In a fragrant field of dew-drenched leaves, an uneven row of farmworkers labored before sunrise at a farm in Morgan Hill.
These men and women, as well as hundreds of thousands of other farmworkers across California, could benefit from a suite of Assembly bills that will likely be passed by the end of this month. But the state legislation still leaves many workers vulnerable to the threat of poverty, as well as a higher rate of coronavirus infection.
“Our entire purpose was seeking to strengthen the health, safety and economic security of our most vulnerable workers, our ag workers… to assure that we prevent the destruction of our food supply,” said Assemblymember Robert Rivas (D-Hollister), who co-authored the legislation.
Rivas said farmworkers have the highest case rates of novel coronavirus in neighboring Monterey County, the main part of his legislative district. Rivas said Latinos in his county constitute 90% of COVID-19 cases while constituting 61% of the population — and farmworkers in the county are three times more likely than the general population to contract the virus.
“That’s a problem,” Rivas said. “The governor understands how important that this issue is for the district I represent, how important it is for farmworkers, how important it is for Latinos in this state — how important it is for all of us who are so dependent on this low-wage, incredibly dangerous work that our essential workers are doing to ensure that we have food at the grocery store.”
Three Assembly bills — AB 2043, AB 2164 and AB 2165 — expand essential services to farmworkers, including telehealth and electronic filing of court documents.
AB 2043 amends California’s occupational health and safety code to distribute information on COVID-19 prevention to farmworkers, including adding new pages to the Department of Public Health and the Department of Food and Agriculture.
The information will be available in both English and Spanish, the most commonly spoken languages in the state. However, many of the state’s farmworkers do not speak either language, according to Gervacio Peña Lopez, executive director and cultural advisor for Movimiento Cultural de la Unión Indígena (MCUI), a nonprofit serving indigenous communities in Northern California.

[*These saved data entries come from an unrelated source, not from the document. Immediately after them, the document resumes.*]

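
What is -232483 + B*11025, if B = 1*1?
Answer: -221458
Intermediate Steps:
B = 1
-232483 + B*11025 = -232483 + 1*11025 = -232483 + 11025 = -221458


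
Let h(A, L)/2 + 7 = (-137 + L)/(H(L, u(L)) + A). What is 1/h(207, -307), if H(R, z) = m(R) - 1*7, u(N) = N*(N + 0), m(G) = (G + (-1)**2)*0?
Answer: -25/461 ≈ -0.054230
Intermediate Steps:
m(G) = 0 (m(G) = (G + 1)*0 = (1 + G)*0 = 0)
u(N) = N**2 (u(N) = N*N = N**2)
H(R, z) = -7 (H(R, z) = 0 - 1*7 = 0 - 7 = -7)
h(A, L) = -14 + 2*(-137 + L)/(-7 + A) (h(A, L) = -14 + 2*((-137 + L)/(-7 + A)) = -14 + 2*(-137 + L)/(-7 + A))
1/h(207, -307) = 1/(2*(-88 - 307 - 7*207)/(-7 + 207)) = 1/(2*(-88 - 307 - 1449)/200) = 1/(2*(1/200)*(-1844)) = 1/(-461/25) = -25/461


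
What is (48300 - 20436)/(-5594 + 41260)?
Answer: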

Peña Lopez said through a translator that MCUI helps interpret information to indigenous-language speakers, as well as to people who understand spoken Spanish but can’t read it. While the nonprofit is based in Napa County, he said their interpreters are still able to translate for farmworkers across the state through video calls.
“There’s definitely going to be a need to interpret information,” Peña Lopez said.
There’s a lack of data on the number of indigenous farmworkers in the state, as well as the number of indigenous people who have been infected with COVID-19.
“A lot of indigenous people are being classified as Hispanic, or Spanish, or Latinx people,” said Xulio Soriano, also with MCUI. “We don’t really know how many indigenous people got COVID because the reports say ‘Hispanic.'”
Lauren Ornelas, founder of the social justice nonprofit Food Empowerment Project, said the new legislation does not change the low wages paid to farmworkers across the state, which makes it difficult for workers with COVID-19 symptoms to protect themselves and their communities.
“For them to take time off, it’s a fear of losing income; it’s a fear of not having food to put on the table, or a roof over their families’ heads,” Ornelas said. In addition, many workers live in densely-packed homes with several other family members, making the rate of transmission much higher.
The average farmworker wage was roughly $15 an hour in 2016, according to Rural Migration News. This estimate does not include workers who are paid under the table or paid per pound of produce.
According to the Center for Farmworker Families, a services and advocacy group, there are 500,000 to 800,000 farmworkers in California. About 75% of them are undocumented immigrants, according to the Center for Farmworker Families.
The bills are awaiting the governor’s signature but will likely be passed unless the governor formally vetoes them via a legislative maneuver commonly called a pocket signature.
Ornelas said while the new legislation helps, the fundamental problems facing farmworkers won’t improve until employers pay higher wages.
“These growers, these wineries, need to be paying these farmworkers better,” Ornelas said. “These are people who are doing everything for their families to survive… and yet we don’t provide them the decency of living wages.”